Für Musiker seiner Generation ist auch klar, dass man in die barocke Musik die stilistischen Errungenschaften der letzten Jahrzehnte einfliessen lässt, jedenfalls, was die Spielweisen betrifft. Das Instrument wechselt Benjamin Nyffenegger nicht: «Wir werden nicht auf Darmsaiten spielen und keine Barockbögen verwenden. Es wird sicher keine extrem barocke Spielweise wie bei den Spezialistenensembles herausschauen. Aber natürlich versuchen wir eine schlichtere Tongebung als in einem romantischen Konzert. Die Details werden sich dann an den Proben entscheiden. Man hat auch gar nicht so viele Möglichkeiten in diesem Konzert, auch nicht für ausgedehnte Verzierungen. Die Soli sind schon recht ausgefüllt, das meiste ergibt sich logisch von selber.»

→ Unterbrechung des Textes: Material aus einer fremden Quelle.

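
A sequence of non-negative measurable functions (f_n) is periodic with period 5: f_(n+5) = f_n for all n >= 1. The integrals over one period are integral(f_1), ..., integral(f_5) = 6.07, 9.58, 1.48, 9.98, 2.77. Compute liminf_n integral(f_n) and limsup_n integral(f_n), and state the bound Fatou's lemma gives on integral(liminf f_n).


The sequence (integral(f_n)) is periodic with period 5, repeating the values 6.07, 9.58, 1.48, 9.98, 2.77 indefinitely.
Step 1: For a periodic sequence, every tail (a_m, a_(m+1), ...) contains all 5 period values infinitely often.
Step 2: Hence inf of every tail = min of the period values = min(6.07, 9.58, 1.48, 9.98, 2.77) = 1.48.
        liminf_n integral(f_n) = sup over m of (inf of tail from m) = 1.48.
Step 3: Similarly sup of every tail = max of the period values = 9.98.
        limsup_n integral(f_n) = 9.98.
Step 4: Fatou's lemma: integral(liminf_n f_n) <= liminf_n integral(f_n) = 1.48.
        So the integral of the pointwise liminf is at most 1.48.


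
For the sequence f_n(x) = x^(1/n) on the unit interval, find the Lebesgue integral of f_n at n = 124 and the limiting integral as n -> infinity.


At n = 124: f_124(x) = x^(1/124).
Step 1: integral(x^(1/124), 0, 1) = [x^(1/124+1) / (1/124+1)] from 0 to 1
     = 1 / (1/124 + 1) = 1 / ((124+1)/124) = 124/(124+1)
     = 124/125 = 0.992
Step 2: As n -> infinity, f_n(x) = x^(1/n) -> 1 for x in (0,1], and f_n is increasing in n.
By MCT, lim_n integral(f_n) = integral(lim_n f_n) = integral(1, 0, 1) = 1.
Step 3: Verify convergence: 124/125 = 0.992 -> 1


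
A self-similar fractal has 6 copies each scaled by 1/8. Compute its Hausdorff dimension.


For a self-similar set with N copies scaled by 1/r:
dim_H = log(N)/log(r) = log(6)/log(8)
= 1.791759/2.079442
= 0.861654


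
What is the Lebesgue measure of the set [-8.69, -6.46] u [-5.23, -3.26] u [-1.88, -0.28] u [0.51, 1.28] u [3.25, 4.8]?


For pairwise disjoint intervals, m(union) = sum of lengths.
= (-6.46 - -8.69) + (-3.26 - -5.23) + (-0.28 - -1.88) + (1.28 - 0.51) + (4.8 - 3.25)
= 2.23 + 1.97 + 1.6 + 0.77 + 1.55
= 8.12


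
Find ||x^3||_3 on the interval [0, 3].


Step 1: ||f||_3 = (integral_0^3 |x^3|^3 dx)^(1/3)
     = (integral_0^3 x^9 dx)^(1/3)
Step 2: integral_0^3 x^9 dx = [x^10/(10)] from 0 to 3 = 3^10/10
     = 59049/10 = 5904.9
Step 3: ||f||_3 = (5904.9)^(1/3) = 18.07469


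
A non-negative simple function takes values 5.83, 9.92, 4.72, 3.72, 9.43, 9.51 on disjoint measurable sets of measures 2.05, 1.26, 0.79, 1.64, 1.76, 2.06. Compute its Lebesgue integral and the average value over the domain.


Step 1: Integral = sum(value_i * measure_i)
= 5.83*2.05 + 9.92*1.26 + 4.72*0.79 + 3.72*1.64 + 9.43*1.76 + 9.51*2.06
= 11.9515 + 12.4992 + 3.7288 + 6.1008 + 16.5968 + 19.5906
= 70.4677
Step 2: Total measure of domain = 2.05 + 1.26 + 0.79 + 1.64 + 1.76 + 2.06 = 9.56
Step 3: Average value = 70.4677 / 9.56 = 7.371098


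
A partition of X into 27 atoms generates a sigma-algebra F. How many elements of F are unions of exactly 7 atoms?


Each element of F is a union of some subset of the 27 atoms.
Elements that are unions of exactly 7 atoms correspond to 7-element subsets of the 27 atoms.
Count = C(27, 7) = 27! / (7! * 20!) = 888030.


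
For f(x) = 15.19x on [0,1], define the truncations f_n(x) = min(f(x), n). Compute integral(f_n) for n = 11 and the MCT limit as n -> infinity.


f(x) = 15.19x on [0,1]; f_n(x) = min(15.19x, n). At n = 11:
Step 1: f(x) reaches 11 at x = 11/15.19 = 0.724161
Step 2: integral(f_11) = integral(15.19x, 0, 0.724161) + integral(11, 0.724161, 1)
       = 15.19*0.724161^2/2 + 11*(1 - 0.724161)
       = 3.982883 + 3.034233
       = 7.017117
Step 3: As n -> infinity, f_n increases to f, so by MCT integral(f_n) -> integral(f) = 15.19/2 = 7.595.
Convergence: integral(f_11) = 7.017117 -> 7.595 as n -> infinity


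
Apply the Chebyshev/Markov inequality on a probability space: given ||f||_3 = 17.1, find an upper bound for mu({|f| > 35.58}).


Chebyshev/Markov inequality: mu(|f| > eps) <= (||f||_p / eps)^p
Step 1: ||f||_3 / eps = 17.1 / 35.58 = 0.480607
Step 2: Raise to power p = 3:
  (0.480607)^3 = 0.111012
Step 3: Therefore mu(|f| > 35.58) <= 0.111012


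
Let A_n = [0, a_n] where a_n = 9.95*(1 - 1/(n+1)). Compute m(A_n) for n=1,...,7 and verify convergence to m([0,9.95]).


By continuity of measure from below: if A_n increases to A, then m(A_n) -> m(A).
Here A = [0, 9.95], so m(A) = 9.95
Step 1: a_1 = 9.95*(1 - 1/2) = 4.975, m(A_1) = 4.975
Step 2: a_2 = 9.95*(1 - 1/3) = 6.6333, m(A_2) = 6.6333
Step 3: a_3 = 9.95*(1 - 1/4) = 7.4625, m(A_3) = 7.4625
Step 4: a_4 = 9.95*(1 - 1/5) = 7.96, m(A_4) = 7.96
Step 5: a_5 = 9.95*(1 - 1/6) = 8.2917, m(A_5) = 8.2917
Step 6: a_6 = 9.95*(1 - 1/7) = 8.5286, m(A_6) = 8.5286
Step 7: a_7 = 9.95*(1 - 1/8) = 8.7062, m(A_7) = 8.7062
Limit: m(A_n) -> m([0,9.95]) = 9.95


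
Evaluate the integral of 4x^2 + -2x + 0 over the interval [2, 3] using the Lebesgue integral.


The Lebesgue integral of a Riemann-integrable function agrees with the Riemann integral.
Antiderivative F(x) = (4/3)x^3 + (-2/2)x^2 + 0x
F(3) = (4/3)*3^3 + (-2/2)*3^2 + 0*3
     = (4/3)*27 + (-2/2)*9 + 0*3
     = 36 + -9 + 0
     = 27
F(2) = 6.666667
Integral = F(3) - F(2) = 27 - 6.666667 = 20.333333


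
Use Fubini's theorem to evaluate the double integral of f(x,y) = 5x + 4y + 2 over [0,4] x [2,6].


By Fubini, integrate in x first, then y.
Step 1: Fix y, integrate over x in [0,4]:
  integral(5x + 4y + 2, x=0..4)
  = 5*(4^2 - 0^2)/2 + (4y + 2)*(4 - 0)
  = 40 + (4y + 2)*4
  = 40 + 16y + 8
  = 48 + 16y
Step 2: Integrate over y in [2,6]:
  integral(48 + 16y, y=2..6)
  = 48*4 + 16*(6^2 - 2^2)/2
  = 192 + 256
  = 448


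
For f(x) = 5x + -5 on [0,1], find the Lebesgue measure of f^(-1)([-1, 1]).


f^(-1)([-1, 1]) = {x : -1 <= 5x + -5 <= 1}
Solving: (-1 - -5)/5 <= x <= (1 - -5)/5
= [0.8, 1.2]
Intersecting with [0,1]: [0.8, 1]
Measure = 1 - 0.8 = 0.2


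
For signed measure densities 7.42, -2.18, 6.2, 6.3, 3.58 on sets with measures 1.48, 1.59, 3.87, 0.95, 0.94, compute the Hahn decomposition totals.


Step 1: Compute signed measure on each set:
  Set 1: 7.42 * 1.48 = 10.9816
  Set 2: -2.18 * 1.59 = -3.4662
  Set 3: 6.2 * 3.87 = 23.994
  Set 4: 6.3 * 0.95 = 5.985
  Set 5: 3.58 * 0.94 = 3.3652
Step 2: Total signed measure = (10.9816) + (-3.4662) + (23.994) + (5.985) + (3.3652)
     = 40.8596
Step 3: Positive part mu+(X) = sum of positive contributions = 44.3258
Step 4: Negative part mu-(X) = |sum of negative contributions| = 3.4662


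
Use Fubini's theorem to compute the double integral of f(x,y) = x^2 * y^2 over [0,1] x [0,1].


By Fubini's theorem, the double integral factors as a product of single integrals:
Step 1: integral_0^1 x^2 dx = [x^3/3] from 0 to 1
     = 1^3/3 = 0.333333
Step 2: integral_0^1 y^2 dy = [y^3/3] from 0 to 1
     = 1^3/3 = 0.333333
Step 3: Double integral = 0.333333 * 0.333333 = 0.111111


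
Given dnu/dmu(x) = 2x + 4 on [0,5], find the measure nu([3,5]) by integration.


nu(A) = integral_A (dnu/dmu) dmu = integral_3^5 (2x + 4) dx
Step 1: Antiderivative F(x) = (2/2)x^2 + 4x
Step 2: F(5) = (2/2)*5^2 + 4*5 = 25 + 20 = 45
Step 3: F(3) = (2/2)*3^2 + 4*3 = 9 + 12 = 21
Step 4: nu([3,5]) = F(5) - F(3) = 45 - 21 = 24


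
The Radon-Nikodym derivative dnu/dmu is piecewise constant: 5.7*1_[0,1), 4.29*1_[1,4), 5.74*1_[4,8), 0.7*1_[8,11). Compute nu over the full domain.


Integrate each piece of the Radon-Nikodym derivative:
Step 1: integral_0^1 5.7 dx = 5.7*(1-0) = 5.7*1 = 5.7
Step 2: integral_1^4 4.29 dx = 4.29*(4-1) = 4.29*3 = 12.87
Step 3: integral_4^8 5.74 dx = 5.74*(8-4) = 5.74*4 = 22.96
Step 4: integral_8^11 0.7 dx = 0.7*(11-8) = 0.7*3 = 2.1
Total: 5.7 + 12.87 + 22.96 + 2.1 = 43.63


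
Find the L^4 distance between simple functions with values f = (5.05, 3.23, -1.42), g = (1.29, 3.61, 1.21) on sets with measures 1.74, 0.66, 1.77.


Step 1: Compute differences f_i - g_i:
  5.05 - 1.29 = 3.76
  3.23 - 3.61 = -0.38
  -1.42 - 1.21 = -2.63
Step 2: Compute |diff|^4 * measure for each set:
  |3.76|^4 * 1.74 = 199.871734 * 1.74 = 347.776817
  |-0.38|^4 * 0.66 = 0.020851 * 0.66 = 0.013762
  |-2.63|^4 * 1.77 = 47.843506 * 1.77 = 84.683005
Step 3: Sum = 432.473584
Step 4: ||f-g||_4 = (432.473584)^(1/4) = 4.560263


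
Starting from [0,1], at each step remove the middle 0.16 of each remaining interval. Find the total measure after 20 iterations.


Step 1: At each step, fraction remaining = 1 - 0.16 = 0.84
Step 2: After 20 steps, measure = (0.84)^20
Result = 0.03059


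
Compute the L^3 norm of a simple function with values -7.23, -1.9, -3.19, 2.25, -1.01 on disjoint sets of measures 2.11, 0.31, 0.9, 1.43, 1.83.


Step 1: Compute |f_i|^3 for each value:
  |-7.23|^3 = 377.933067
  |-1.9|^3 = 6.859
  |-3.19|^3 = 32.461759
  |2.25|^3 = 11.390625
  |-1.01|^3 = 1.030301
Step 2: Multiply by measures and sum:
  377.933067 * 2.11 = 797.438771
  6.859 * 0.31 = 2.12629
  32.461759 * 0.9 = 29.215583
  11.390625 * 1.43 = 16.288594
  1.030301 * 1.83 = 1.885451
Sum = 797.438771 + 2.12629 + 29.215583 + 16.288594 + 1.885451 = 846.954689
Step 3: Take the p-th root:
||f||_3 = (846.954689)^(1/3) = 9.461356


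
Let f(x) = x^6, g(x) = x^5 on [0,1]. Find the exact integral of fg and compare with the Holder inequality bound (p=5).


Step 1: Exact integral of f*g = integral(x^11, 0, 1) = 1/12
     = 0.083333
Step 2: Holder bound with p=5, q=1.25:
  ||f||_p = (integral x^30 dx)^(1/5) = (1/31)^(1/5) = 0.503185
  ||g||_q = (integral x^6.25 dx)^(1/1.25) = (1/7.25)^(1/1.25) = 0.204989
Step 3: Holder bound = ||f||_p * ||g||_q = 0.503185 * 0.204989 = 0.103147
Verification: 0.083333 <= 0.103147 (Holder holds)


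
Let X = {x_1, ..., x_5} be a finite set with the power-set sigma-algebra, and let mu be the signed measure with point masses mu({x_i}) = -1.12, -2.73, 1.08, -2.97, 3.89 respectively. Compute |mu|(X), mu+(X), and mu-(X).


Step 1: Every measurable set is a union of atoms (the cells / points), so a Hahn decomposition is
  obtained by grouping atoms by sign: P = union of atoms with mu > 0, N = union of the remaining atoms.
  Atoms in P (indices): 3, 5;  atoms in N (indices): 1, 2, 4
  Positive values: 1.08, 3.89
  Negative values: -1.12, -2.73, -2.97
Step 2: mu+(X) = mu(P) = sum of positive atom values = 4.97
Step 3: mu-(X) = -mu(N) = sum of |negative atom values| = 6.82
Step 4: |mu|(X) = mu+(X) + mu-(X) = 4.97 + 6.82 = 11.79


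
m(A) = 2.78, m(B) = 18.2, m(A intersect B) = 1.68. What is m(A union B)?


By inclusion-exclusion: m(A u B) = m(A) + m(B) - m(A n B)
= 2.78 + 18.2 - 1.68
= 19.3


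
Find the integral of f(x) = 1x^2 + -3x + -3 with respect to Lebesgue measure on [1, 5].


The Lebesgue integral of a Riemann-integrable function agrees with the Riemann integral.
Antiderivative F(x) = (1/3)x^3 + (-3/2)x^2 + -3x
F(5) = (1/3)*5^3 + (-3/2)*5^2 + -3*5
     = (1/3)*125 + (-3/2)*25 + -3*5
     = 41.666667 + -37.5 + -15
     = -10.833333
F(1) = -4.166667
Integral = F(5) - F(1) = -10.833333 - -4.166667 = -6.666667


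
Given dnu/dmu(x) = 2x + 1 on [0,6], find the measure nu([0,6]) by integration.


nu(A) = integral_A (dnu/dmu) dmu = integral_0^6 (2x + 1) dx
Step 1: Antiderivative F(x) = (2/2)x^2 + 1x
Step 2: F(6) = (2/2)*6^2 + 1*6 = 36 + 6 = 42
Step 3: F(0) = (2/2)*0^2 + 1*0 = 0.0 + 0 = 0.0
Step 4: nu([0,6]) = F(6) - F(0) = 42 - 0.0 = 42


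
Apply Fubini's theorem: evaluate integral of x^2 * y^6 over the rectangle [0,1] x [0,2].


By Fubini's theorem, the double integral factors as a product of single integrals:
Step 1: integral_0^1 x^2 dx = [x^3/3] from 0 to 1
     = 1^3/3 = 0.333333
Step 2: integral_0^2 y^6 dy = [y^7/7] from 0 to 2
     = 2^7/7 = 18.285714
Step 3: Double integral = 0.333333 * 18.285714 = 6.095238


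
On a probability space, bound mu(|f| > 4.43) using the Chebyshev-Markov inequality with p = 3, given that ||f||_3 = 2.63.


Chebyshev/Markov inequality: mu(|f| > eps) <= (||f||_p / eps)^p
Step 1: ||f||_3 / eps = 2.63 / 4.43 = 0.593679
Step 2: Raise to power p = 3:
  (0.593679)^3 = 0.209245
Step 3: Therefore mu(|f| > 4.43) <= 0.209245


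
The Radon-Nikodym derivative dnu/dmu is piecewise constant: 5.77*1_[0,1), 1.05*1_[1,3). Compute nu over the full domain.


Integrate each piece of the Radon-Nikodym derivative:
Step 1: integral_0^1 5.77 dx = 5.77*(1-0) = 5.77*1 = 5.77
Step 2: integral_1^3 1.05 dx = 1.05*(3-1) = 1.05*2 = 2.1
Total: 5.77 + 2.1 = 7.87


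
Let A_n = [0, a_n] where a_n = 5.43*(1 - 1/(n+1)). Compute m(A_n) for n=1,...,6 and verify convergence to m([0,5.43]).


By continuity of measure from below: if A_n increases to A, then m(A_n) -> m(A).
Here A = [0, 5.43], so m(A) = 5.43
Step 1: a_1 = 5.43*(1 - 1/2) = 2.715, m(A_1) = 2.715
Step 2: a_2 = 5.43*(1 - 1/3) = 3.62, m(A_2) = 3.62
Step 3: a_3 = 5.43*(1 - 1/4) = 4.0725, m(A_3) = 4.0725
Step 4: a_4 = 5.43*(1 - 1/5) = 4.344, m(A_4) = 4.344
Step 5: a_5 = 5.43*(1 - 1/6) = 4.525, m(A_5) = 4.525
Step 6: a_6 = 5.43*(1 - 1/7) = 4.6543, m(A_6) = 4.6543
Limit: m(A_n) -> m([0,5.43]) = 5.43


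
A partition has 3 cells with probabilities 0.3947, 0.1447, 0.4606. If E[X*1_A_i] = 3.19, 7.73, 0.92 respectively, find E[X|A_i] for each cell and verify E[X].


For each cell A_i: E[X|A_i] = E[X*1_A_i] / P(A_i)
Step 1: E[X|A_1] = 3.19 / 0.3947 = 8.082088
Step 2: E[X|A_2] = 7.73 / 0.1447 = 53.420871
Step 3: E[X|A_3] = 0.92 / 0.4606 = 1.997395
Verification: E[X] = sum E[X*1_A_i] = 3.19 + 7.73 + 0.92 = 11.84


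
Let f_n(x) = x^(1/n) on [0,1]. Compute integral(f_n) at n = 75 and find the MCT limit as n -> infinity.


At n = 75: f_75(x) = x^(1/75).
Step 1: integral(x^(1/75), 0, 1) = [x^(1/75+1) / (1/75+1)] from 0 to 1
     = 1 / (1/75 + 1) = 1 / ((75+1)/75) = 75/(75+1)
     = 75/76 = 0.986842
Step 2: As n -> infinity, f_n(x) = x^(1/n) -> 1 for x in (0,1], and f_n is increasing in n.
By MCT, lim_n integral(f_n) = integral(lim_n f_n) = integral(1, 0, 1) = 1.
Step 3: Verify convergence: 75/76 = 0.986842 -> 1


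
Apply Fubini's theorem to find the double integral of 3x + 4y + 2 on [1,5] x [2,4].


By Fubini, integrate in x first, then y.
Step 1: Fix y, integrate over x in [1,5]:
  integral(3x + 4y + 2, x=1..5)
  = 3*(5^2 - 1^2)/2 + (4y + 2)*(5 - 1)
  = 36 + (4y + 2)*4
  = 36 + 16y + 8
  = 44 + 16y
Step 2: Integrate over y in [2,4]:
  integral(44 + 16y, y=2..4)
  = 44*2 + 16*(4^2 - 2^2)/2
  = 88 + 96
  = 184


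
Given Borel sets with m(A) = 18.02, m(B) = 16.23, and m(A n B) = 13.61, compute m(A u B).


By inclusion-exclusion: m(A u B) = m(A) + m(B) - m(A n B)
= 18.02 + 16.23 - 13.61
= 20.64


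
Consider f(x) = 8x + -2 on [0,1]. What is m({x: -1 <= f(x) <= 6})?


f^(-1)([-1, 6]) = {x : -1 <= 8x + -2 <= 6}
Solving: (-1 - -2)/8 <= x <= (6 - -2)/8
= [0.125, 1]
Intersecting with [0,1]: [0.125, 1]
Measure = 1 - 0.125 = 0.875


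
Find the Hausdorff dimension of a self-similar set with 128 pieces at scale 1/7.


For a self-similar set with N copies scaled by 1/r:
dim_H = log(N)/log(r) = log(128)/log(7)
= 4.85203/1.94591
= 2.49345


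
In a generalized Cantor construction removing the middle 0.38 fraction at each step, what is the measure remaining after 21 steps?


Step 1: At each step, fraction remaining = 1 - 0.38 = 0.62
Step 2: After 21 steps, measure = (0.62)^21
Result = 4.367425e-05


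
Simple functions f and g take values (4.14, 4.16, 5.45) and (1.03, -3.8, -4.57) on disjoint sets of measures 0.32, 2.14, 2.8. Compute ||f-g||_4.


Step 1: Compute differences f_i - g_i:
  4.14 - 1.03 = 3.11
  4.16 - -3.8 = 7.96
  5.45 - -4.57 = 10.02
Step 2: Compute |diff|^4 * measure for each set:
  |3.11|^4 * 0.32 = 93.549518 * 0.32 = 29.935846
  |7.96|^4 * 2.14 = 4014.692355 * 2.14 = 8591.441639
  |10.02|^4 * 2.8 = 10080.24032 * 2.8 = 28224.672896
Step 3: Sum = 36846.050381
Step 4: ||f-g||_4 = (36846.050381)^(1/4) = 13.854719


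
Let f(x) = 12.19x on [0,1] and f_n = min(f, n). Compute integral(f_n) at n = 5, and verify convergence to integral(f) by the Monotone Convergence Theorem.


f(x) = 12.19x on [0,1]; f_n(x) = min(12.19x, n). At n = 5:
Step 1: f(x) reaches 5 at x = 5/12.19 = 0.410172
Step 2: integral(f_5) = integral(12.19x, 0, 0.410172) + integral(5, 0.410172, 1)
       = 12.19*0.410172^2/2 + 5*(1 - 0.410172)
       = 1.025431 + 2.949139
       = 3.974569
Step 3: As n -> infinity, f_n increases to f, so by MCT integral(f_n) -> integral(f) = 12.19/2 = 6.095.
Convergence: integral(f_5) = 3.974569 -> 6.095 as n -> infinity


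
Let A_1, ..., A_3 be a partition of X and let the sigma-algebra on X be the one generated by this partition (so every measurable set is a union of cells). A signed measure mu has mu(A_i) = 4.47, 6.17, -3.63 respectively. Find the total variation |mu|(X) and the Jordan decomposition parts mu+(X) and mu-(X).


Step 1: Every measurable set is a union of atoms (the cells / points), so a Hahn decomposition is
  obtained by grouping atoms by sign: P = union of atoms with mu > 0, N = union of the remaining atoms.
  Atoms in P (indices): 1, 2;  atoms in N (indices): 3
  Positive values: 4.47, 6.17
  Negative values: -3.63
Step 2: mu+(X) = mu(P) = sum of positive atom values = 10.64
Step 3: mu-(X) = -mu(N) = sum of |negative atom values| = 3.63
Step 4: |mu|(X) = mu+(X) + mu-(X) = 10.64 + 3.63 = 14.27


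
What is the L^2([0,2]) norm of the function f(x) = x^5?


Step 1: ||f||_2 = (integral_0^2 |x^5|^2 dx)^(1/2)
     = (integral_0^2 x^10 dx)^(1/2)
Step 2: integral_0^2 x^10 dx = [x^11/(11)] from 0 to 2 = 2^11/11
     = 2048/11 = 186.181818
Step 3: ||f||_2 = (186.181818)^(1/2) = 13.644846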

Wenn er wählen könnte, würde Benjamin Nyffenegger aber dann doch lieber eines der grossen romantischen Cellokonzerte spielen. Dvoräk oder Elgar oder Schumann. Für ihn ist auch das Repertoire gross genug, im Gegensatz zu Kollegen, die gerne den Mangel an romantischen Cellokonzerten beklagen: «Von Dvoräk zum Beispiel gibt es noch ein zweites Konzert, das nicht ganz vollständig ist, es gibt die Rokoko-Variationen von Tschaikowsky, zwei Konzerte von Saint-Saens, das Brahms-Doppelkonzert. Und dann erst im 20. Jahrhundert: Prokojew, zwei von Schostakowitsch, ein sehr schönes Konzert von Othmar Schoeck und viele andere. Nebst Haydn, Boccherini, Vivaldi. Ich glaube, damit könnte ich auch ein Solistenleben ausfüllen.»

Aber in erster Linie fühlt sich Benjamin Nyffenegger als Orchestermusiker und füllt seine Stelle als Stellvertretender Solocellist im Tonhalle-Orchester mit Freude aus: «Da spiele ich zwar keinen «Don Quichotte», das macht Thomas Grossenbacher so gut wie sonst kaum einer auf der Welt. Aber wenn ich das Register führen kann, dann ist das wunderschön, das geniesse ich sehr.» An seinem bisher schönsten Tag, am 6. Januar 2009, aber sass Benjamin Nyffenegger nicht am ersten Pult der Tonhalle-Celli, sondern wurde Vater. Und am selben Tag wurde er nach dem Probejahr definitv ins Tonhalle-Orchester aufgenommen. «Ein verrückter Tag. Sie können sich vorstellen, dass das mit dem bestandenen Probejahr ein wenig unterging.»

Seine Frau ist ebenfalls Cellistin und hat eine Stelle im Zürcher Kammerorchester. «Das ist natürlich ideal. Wir spornen uns gegenseitig an. Der einzige Nachteil ist, dass wir nur selten zusammen spielen können. Wäre einer von uns Geiger, wäre das viel einfacher.» Aber beklagen will sich Benjamin Nyffenegger nicht. Kein bisschen: «Ich habe einfach Glück. Für mich haben sich alle Wünsche erfüllt. Natürlich bin ich zufrieden.»